This chapter showed a relatively simple—and yet surprisingly robust—way of recognizing a variety of hand gestures by counting the number of extended fingers.
The algorithm first shows how a task-relevant region of the image can be segmented using depth information acquired from a Microsoft Kinect 3D sensor, and how morphological operations can be used to clean up the segmentation result. By analyzing the shape of the segmented hand region, the algorithm comes up with a way to classify hand gestures based on the types of convexity effects found in the image.
Once again, mastering our use of OpenCV to perform the desired task did not require us to produce a large amount of code. Instead, we were challenged to gain an important insight that made us use the built-in functionality of OpenCV in an effective way.
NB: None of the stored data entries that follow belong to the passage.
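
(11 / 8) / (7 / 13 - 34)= -143 / 3480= -0.04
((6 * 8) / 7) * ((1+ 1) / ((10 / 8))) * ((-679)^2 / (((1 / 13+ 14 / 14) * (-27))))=-7828288 / 45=-173961.96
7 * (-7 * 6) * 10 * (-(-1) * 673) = -1978620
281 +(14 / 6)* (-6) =267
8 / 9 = 0.89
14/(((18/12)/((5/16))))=35/12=2.92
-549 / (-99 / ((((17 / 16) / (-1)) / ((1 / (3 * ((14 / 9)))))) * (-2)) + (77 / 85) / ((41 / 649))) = -13392855 / 106271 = -126.03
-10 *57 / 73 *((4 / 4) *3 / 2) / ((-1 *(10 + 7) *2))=855 / 2482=0.34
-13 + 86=73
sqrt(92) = 2 * sqrt(23) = 9.59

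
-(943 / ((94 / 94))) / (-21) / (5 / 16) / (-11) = -15088 / 1155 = -13.06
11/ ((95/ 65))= 143/ 19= 7.53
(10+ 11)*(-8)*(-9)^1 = 1512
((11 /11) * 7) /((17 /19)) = 133 /17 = 7.82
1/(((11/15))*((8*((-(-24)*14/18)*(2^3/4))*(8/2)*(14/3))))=135/551936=0.00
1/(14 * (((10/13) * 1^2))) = 13/140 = 0.09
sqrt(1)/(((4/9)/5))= 45/4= 11.25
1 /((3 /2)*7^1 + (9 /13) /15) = 130 /1371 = 0.09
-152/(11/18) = -2736/11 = -248.73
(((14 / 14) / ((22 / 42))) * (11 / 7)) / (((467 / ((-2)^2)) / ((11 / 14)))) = 0.02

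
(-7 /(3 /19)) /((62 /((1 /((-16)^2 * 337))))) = -0.00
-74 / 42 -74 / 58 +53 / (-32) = -91477 / 19488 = -4.69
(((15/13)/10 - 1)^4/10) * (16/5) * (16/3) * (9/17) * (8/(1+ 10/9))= 2.10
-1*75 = -75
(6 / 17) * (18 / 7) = 108 / 119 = 0.91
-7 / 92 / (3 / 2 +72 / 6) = -7 / 1242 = -0.01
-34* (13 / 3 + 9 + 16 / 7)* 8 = -89216 / 21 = -4248.38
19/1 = 19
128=128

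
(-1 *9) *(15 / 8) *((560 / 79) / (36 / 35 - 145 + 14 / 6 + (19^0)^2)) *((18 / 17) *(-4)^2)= 285768000 / 19832081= 14.41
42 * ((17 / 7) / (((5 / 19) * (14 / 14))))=1938 / 5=387.60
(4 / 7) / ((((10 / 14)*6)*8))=1 / 60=0.02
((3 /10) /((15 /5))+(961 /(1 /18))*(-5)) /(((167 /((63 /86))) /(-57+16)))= 2234034117 /143620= 15555.17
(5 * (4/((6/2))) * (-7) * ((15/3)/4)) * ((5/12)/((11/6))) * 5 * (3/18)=-4375/396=-11.05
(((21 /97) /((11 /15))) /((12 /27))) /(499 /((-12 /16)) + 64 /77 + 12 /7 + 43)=-8505 /7935764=-0.00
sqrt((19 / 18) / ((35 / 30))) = sqrt(399) / 21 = 0.95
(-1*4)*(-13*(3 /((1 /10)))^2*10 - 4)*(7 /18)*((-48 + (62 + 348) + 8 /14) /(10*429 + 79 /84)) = 5543181504 /360439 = 15378.97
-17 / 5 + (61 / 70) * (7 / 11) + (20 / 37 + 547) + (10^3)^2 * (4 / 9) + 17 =16300574891 / 36630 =445006.14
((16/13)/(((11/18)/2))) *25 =100.70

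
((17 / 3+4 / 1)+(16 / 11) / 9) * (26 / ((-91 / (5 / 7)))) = -2.01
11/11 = 1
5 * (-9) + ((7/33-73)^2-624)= 5041063/1089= 4629.08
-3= -3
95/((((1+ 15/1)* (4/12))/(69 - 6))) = 17955/16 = 1122.19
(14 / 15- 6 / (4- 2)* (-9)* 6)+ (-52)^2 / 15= 1716 / 5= 343.20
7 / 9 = 0.78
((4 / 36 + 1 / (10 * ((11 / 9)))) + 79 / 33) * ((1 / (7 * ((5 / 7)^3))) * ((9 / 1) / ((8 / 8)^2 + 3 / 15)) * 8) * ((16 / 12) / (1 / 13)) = 13050856 / 12375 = 1054.61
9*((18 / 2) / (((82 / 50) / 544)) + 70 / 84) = 2203815 / 82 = 26875.79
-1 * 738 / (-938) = 0.79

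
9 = 9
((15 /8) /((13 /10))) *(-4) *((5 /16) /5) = -75 /208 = -0.36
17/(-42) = -17/42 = -0.40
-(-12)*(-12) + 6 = -138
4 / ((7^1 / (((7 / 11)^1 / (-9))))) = -4 / 99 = -0.04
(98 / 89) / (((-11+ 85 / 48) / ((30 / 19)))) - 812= -608420876 / 749113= -812.19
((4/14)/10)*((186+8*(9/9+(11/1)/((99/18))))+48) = 258/35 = 7.37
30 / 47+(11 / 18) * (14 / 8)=5779 / 3384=1.71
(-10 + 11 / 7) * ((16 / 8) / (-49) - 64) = 185142 / 343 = 539.77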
Gesture recognition is a popular but challenging field in computer science, with applications in a large number of areas, such as Human-Computer Interaction (HCI), video surveillance, and even the video game industry. You can now use your advanced understanding of segmentation and structure analysis to build your own state-of-the-art gesture recognition system. Another approach you might want to use for hand gesture recognition is to train a deep image classification network on hand gestures. We will discuss deep networks for image classifications in Chapter 9, Learning to Classify and Localize Objects.
In the next chapter, we will continue to focus on detecting objects of interest in visual scenes, but we will assume a much more complicated case: viewing the object from an arbitrary perspective and distance. To do this, we will combine perspective transformations with scale-invariant feature descriptors to develop a robust feature-matching algorithm.